Model Overview
lgaalves/mistral-7b-platypus1k is a 7 billion parameter instruction-tuned model built upon the Mistral-7B transformer architecture. Developed by Luiz G A Alves, this model is specifically fine-tuned for enhanced performance in STEM and logic-based tasks.
Key Capabilities & Performance
This model excels in reasoning and factual recall, as evidenced by its benchmark results. It was instruction fine-tuned using LoRA on a Tesla V100-SXM2-16GB, leveraging the garage-bAInd/Open-Platypus dataset, which focuses on STEM and logic.

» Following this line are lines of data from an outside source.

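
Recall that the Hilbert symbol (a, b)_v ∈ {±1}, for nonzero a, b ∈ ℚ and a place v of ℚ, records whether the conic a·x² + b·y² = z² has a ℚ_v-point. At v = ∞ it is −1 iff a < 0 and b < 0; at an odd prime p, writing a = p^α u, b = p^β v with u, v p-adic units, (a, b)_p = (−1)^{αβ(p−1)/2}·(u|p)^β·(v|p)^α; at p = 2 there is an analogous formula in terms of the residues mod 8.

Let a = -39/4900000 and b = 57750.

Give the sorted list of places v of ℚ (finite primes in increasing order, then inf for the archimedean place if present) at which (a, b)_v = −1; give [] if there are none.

[3, 11]

(a, b) ≡ (-390, 2310) mod (ℚ^×)²; places V = {2, 3, 5, 7, 11, 13, ∞}.
(a,b)_13: α=1, u≡10; β=0, v≡4 (mod 13); (10|13)=+1, (4|13)=+1; sign (−1)^0·+1^0·+1^1 = +1.
(a,b)_5: α=-5, u≡2; β=3, v≡2 (mod 5); (2|5)=-1, (2|5)=-1; sign (−1)^0·-1^3·-1^-5 = +1.
(a,b)_∞: sgn(-390)=−, sgn(2310)=+, so +1.
(a,b)_7: α=-2, u≡2; β=1, v≡4 (mod 7); (2|7)=+1, (4|7)=+1; sign (−1)^0·+1^1·+1^-2 = +1.
(a,b)_3: α=1, u≡2; β=1, v≡2 (mod 3); (2|3)=-1, (2|3)=-1; sign (−1)^1·-1^1·-1^1 = -1.
(a,b)_2: α=-5, β=1; u≡5, v≡3 (mod 8); ε(u)ε(v)=0·1, αω(v)=-5·1, βω(u)=1·1; sum ≡ 0  ⇒  +1.
(a,b)_11: α=0, u≡10; β=1, v≡3 (mod 11); (10|11)=-1, (3|11)=+1; sign (−1)^0·-1^1·+1^0 = -1.
Ram(-390, 2310) = {3, 11}; no ℚ_3-point on the conic.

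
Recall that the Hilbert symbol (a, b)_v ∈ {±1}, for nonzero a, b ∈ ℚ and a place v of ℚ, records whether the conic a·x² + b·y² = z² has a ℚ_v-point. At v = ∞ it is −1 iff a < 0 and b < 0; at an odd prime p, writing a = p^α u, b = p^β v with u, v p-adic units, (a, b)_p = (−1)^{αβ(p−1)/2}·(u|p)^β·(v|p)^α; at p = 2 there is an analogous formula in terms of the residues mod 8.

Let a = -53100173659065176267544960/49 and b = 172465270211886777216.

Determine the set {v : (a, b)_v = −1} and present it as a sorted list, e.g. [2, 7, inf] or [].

Mod squares: a ≡ -1110, b ≡ 54366. Check v ∈ {∞, 2, 3, 5, 7, 13, 17, 37, 41}.
v=17: a=17^4·(≡12), b=17^3·(≡8) mod 17; (12|17)=-1, (8|17)=+1; (−1)^{4·3·8}·(-1)^3·(+1)^4 = -1.
v=3: a=3^5·(≡2), b=3^3·(≡2) mod 3; (2|3)=-1, (2|3)=-1; (−1)^{5·3·1}·(-1)^3·(-1)^5 = -1.
v=13: a=13^4·(≡6), b=13^3·(≡3) mod 13; (6|13)=-1, (3|13)=+1; (−1)^{4·3·6}·(-1)^3·(+1)^4 = -1.
v=7: a=7^-2·(≡3), b=7^2·(≡1) mod 7; (3|7)=-1, (1|7)=+1; (−1)^{-2·2·3}·(-1)^2·(+1)^-2 = +1.
v=∞: -1110 < 0 and 54366 > 0  ⇒  (a,b)_∞ = +1.
v=2: v_2(a)=7, v_2(b)=7; units ≡ 5, 7 (mod 8); ε·ε+αω+βω = 0·1+7·0+7·1 ≡ 1  ⇒  (a,b)_2 = -1.
v=41: a=41^4·(≡24), b=41^3·(≡6) mod 41; (24|41)=-1, (6|41)=-1; (−1)^{4·3·20}·(-1)^3·(-1)^4 = -1.
v=37: a=37^3·(≡30), b=37^2·(≡24) mod 37; (30|37)=+1, (24|37)=-1; (−1)^{3·2·18}·(+1)^2·(-1)^3 = -1.
v=5: a=5^1·(≡2), b=5^0·(≡1) mod 5; (2|5)=-1, (1|5)=+1; (−1)^{1·0·2}·(-1)^0·(+1)^1 = +1.
|Ram(-1110, 54366)| = 6, even; anisotropic at {2, 3, 13, 17, 37, 41}.

[2, 3, 13, 17, 37, 41]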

Benchmark Highlights (compared to Mistral-7B-v0.1 and Platypus2-7B):
- Avg. Score: Achieves an average score of 63.66, surpassing Mistral-7B-v0.1 (62.4) and Platypus2-7B (56.13).

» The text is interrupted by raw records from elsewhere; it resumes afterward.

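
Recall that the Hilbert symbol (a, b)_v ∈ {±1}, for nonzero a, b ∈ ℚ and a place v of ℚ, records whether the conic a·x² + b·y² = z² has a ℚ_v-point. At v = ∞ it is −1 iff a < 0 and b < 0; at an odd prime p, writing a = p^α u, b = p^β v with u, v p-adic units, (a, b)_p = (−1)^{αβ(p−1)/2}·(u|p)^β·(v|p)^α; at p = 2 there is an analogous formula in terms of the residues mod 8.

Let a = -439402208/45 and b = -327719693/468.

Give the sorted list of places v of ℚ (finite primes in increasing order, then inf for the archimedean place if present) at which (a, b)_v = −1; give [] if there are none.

[43, inf]

(a, b) ≡ (-57190, -1774409) mod (ℚ^×)²; places V = {2, 3, 5, 7, 13, 17, 19, 31, 37, 43, ∞}.
(a,b)_37: α=0, u≡3; β=1, v≡29 (mod 37); (3|37)=+1, (29|37)=-1; sign (−1)^0·+1^1·-1^0 = +1.
(a,b)_43: α=1, u≡18; β=0, v≡19 (mod 43); (18|43)=-1, (19|43)=-1; sign (−1)^0·-1^0·-1^1 = -1.
(a,b)_13: α=0, u≡9; β=-1, v≡5 (mod 13); (9|13)=+1, (5|13)=-1; sign (−1)^0·+1^-1·-1^0 = +1.
(a,b)_19: α=1, u≡1; β=0, v≡16 (mod 19); (1|19)=+1, (16|19)=+1; sign (−1)^0·+1^0·+1^1 = +1.
(a,b)_31: α=0, u≡16; β=1, v≡16 (mod 31); (16|31)=+1, (16|31)=+1; sign (−1)^0·+1^1·+1^0 = +1.
(a,b)_7: α=5, u≡5; β=5, v≡4 (mod 7); (5|7)=-1, (4|7)=+1; sign (−1)^1·-1^5·+1^5 = +1.
(a,b)_2: α=5, β=-2; u≡5, v≡7 (mod 8); ε(u)ε(v)=0·1, αω(v)=5·0, βω(u)=-2·1; sum ≡ 0  ⇒  +1.
(a,b)_5: α=-1, u≡3; β=0, v≡4 (mod 5); (3|5)=-1, (4|5)=+1; sign (−1)^0·-1^0·+1^-1 = +1.
(a,b)_∞: sgn(-57190)=−, sgn(-1774409)=−, so -1.
(a,b)_17: α=0, u≡2; β=1, v≡11 (mod 17); (2|17)=+1, (11|17)=-1; sign (−1)^0·+1^1·-1^0 = +1.
(a,b)_3: α=-2, u≡2; β=-2, v≡1 (mod 3); (2|3)=-1, (1|3)=+1; sign (−1)^0·-1^-2·+1^-2 = +1.
Ram(-57190, -1774409) = {43, ∞}; no ℚ_43-point on the conic.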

- ARC (25-shot): Scores 61.60, outperforming Mistral-7B-v0.1 (59.98) and Platypus2-7B (55.20).
- TruthfulQA (0-shot): Leads with 46.96, compared to Mistral-7B-v0.1 (42.15) and Platypus2-7B (40.64).

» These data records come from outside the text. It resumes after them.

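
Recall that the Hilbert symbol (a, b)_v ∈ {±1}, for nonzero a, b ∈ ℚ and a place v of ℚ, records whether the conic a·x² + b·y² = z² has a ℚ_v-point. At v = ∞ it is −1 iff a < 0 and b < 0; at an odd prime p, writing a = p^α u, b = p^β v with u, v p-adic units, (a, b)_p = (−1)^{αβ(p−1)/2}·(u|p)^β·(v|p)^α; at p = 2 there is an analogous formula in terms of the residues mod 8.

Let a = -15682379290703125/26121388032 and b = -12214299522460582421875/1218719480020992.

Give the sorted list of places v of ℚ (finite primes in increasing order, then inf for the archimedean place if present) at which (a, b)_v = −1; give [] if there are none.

Mod squares: a ≡ -15015, b ≡ -273. Check v ∈ {∞, 2, 3, 5, 7, 11, 13, 17}.
v=13: a=13^1·(≡2), b=13^1·(≡2) mod 13; (2|13)=-1, (2|13)=-1; (−1)^{1·1·6}·(-1)^1·(-1)^1 = +1.
v=7: a=7^5·(≡2), b=7^7·(≡3) mod 7; (2|7)=+1, (3|7)=-1; (−1)^{5·7·3}·(+1)^7·(-1)^5 = +1.
v=11: a=11^1·(≡7), b=11^2·(≡6) mod 11; (7|11)=-1, (6|11)=-1; (−1)^{1·2·5}·(-1)^2·(-1)^1 = -1.
v=17: a=17^4·(≡4), b=17^6·(≡13) mod 17; (4|17)=+1, (13|17)=+1; (−1)^{4·6·8}·(+1)^6·(+1)^4 = +1.
v=2: v_2(a)=-14, v_2(b)=-20; units ≡ 1, 7 (mod 8); ε·ε+αω+βω = 0·1+-14·0+-20·0 ≡ 0  ⇒  (a,b)_2 = +1.
v=5: a=5^7·(≡2), b=5^8·(≡2) mod 5; (2|5)=-1, (2|5)=-1; (−1)^{7·8·2}·(-1)^8·(-1)^7 = -1.
v=∞: -15015 < 0 and -273 < 0  ⇒  (a,b)_∞ = -1.
v=3: a=3^-13·(≡2), b=3^-19·(≡2) mod 3; (2|3)=-1, (2|3)=-1; (−1)^{-13·-19·1}·(-1)^-19·(-1)^-13 = -1.
Ram(-15015, -273) = {3, 5, 11, ∞}; no ℚ_3-point on the conic.

[3, 5, 11, inf]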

- While slightly lower on HellaSwag and MMLU compared to the base Mistral-7B, its overall average and specific strengths in ARC and TruthfulQA highlight its targeted improvements.
Intended Use Cases
This model is particularly well-suited for applications requiring strong logical reasoning, factual accuracy, and performance on STEM-related queries. Its instruction-tuned nature makes it effective for question-answering and instructional tasks in English. Developers should perform safety testing tailored to their specific applications, as with all LLMs.